‘He brought her smooth pebbles and winding shells, such things that girls love’
Pygmalion, Ovid’s Metamorphoses
I always found this line charmingly stupid.
But I can’t deny it, I do have a particular affinity for both those objects. Our seaside holiday cottages would end up with piles of shells, stones, smoothed glass and the occasional crab shell (and once a dried starfish-what a find!) pilled up by the front step. Disappointment as the trinkets lost their gleam in the suns heat. Here on the Black Isle I’ve added heaps of sun bleached animal bones to that pile, and the organic shapes and patterns of the ore flecked stones, the pearly shell interiors and curve of the sheep’s spinal bone have been the inspiration for some smaller ceramic pieces. My mood lifted the moment I plunged my hands into the wet clay. After a week of playing with paint, waiting for my sculptural materials to arrive (no I wasn’t dragging 20kilos of clay up on the train) I’m delighted to work the soft pliable material in my hands.

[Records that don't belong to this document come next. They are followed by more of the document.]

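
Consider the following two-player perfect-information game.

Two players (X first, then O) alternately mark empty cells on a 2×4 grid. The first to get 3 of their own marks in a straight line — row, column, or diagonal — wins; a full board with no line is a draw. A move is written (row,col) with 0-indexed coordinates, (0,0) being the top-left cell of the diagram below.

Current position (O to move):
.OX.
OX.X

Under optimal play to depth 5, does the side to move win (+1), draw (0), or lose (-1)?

value(.OX./OX.X, O) = 0

p1 O@[.OX./OX.X]: (0,0)[OOX./OX.X]-1 (0,3)[.OXO/OX.X]-1 (1,2)[.OX./OXOX]+0*
p2 X@[.OX./OXOX]: (0,0)[XOX./OXOX]+0* (0,3)[.OXX/OXOX]+0
p3 O@[XOX./OXOX]: (0,3)[XOXO/OXOX]+0*
p4 X@[XOXO/OXOX] terminal +0; root [.OX./OX.X] d5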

My highland studio is getting cluttered, messy and it’s the way I like it. Paintings are drying on every inch of floor, slightly dryer paintings propped up around the perimeter, I need to dodge the frangible clay work balanced on stools as I duck beneath them to sit on the flag stone floor, chopping out more stencils and cut outs for collage. I’m busy. And it feels good.
What’s been a happy surprise it how strongly influenced my work is by what I experienced and encountered in Firenze. Although I arrived here, ideas of the she-wolf firmly nestled in my mind, a thought perhaps seeded in my Florentine address at Bonfazio Lupi street, which I generously translated as ‘bonny faced wolves’, politely ignoring the reference to the 14th century Italian politician of the same name. The She-Wolf brain child grew as I fed it flickering TV images of scantily clad female chat show hosts, shrines to the blessed Virgin Mary, readings of Dante’s Inferno and statues of the Capitoline Wolf. I talked about this more in previous blogs (is there a way to link directly back or do we just scroll down?)
…… Although I arrived here with the idea of the she-wolf in mind, I’ve been surprised to see many other elements from my Florentine days inspiring and stimulating my current practice. Here in the Black Isle the gardens of the Pitti Palace (that disused fountain, off the well trodden path), the Specola and the graffiti that embellished the side streets and the universities is seeping into my studio work. The vivid colours of the crystal exhibition, the vines reclaiming the ruins and that colossal bone collection permeates the new work.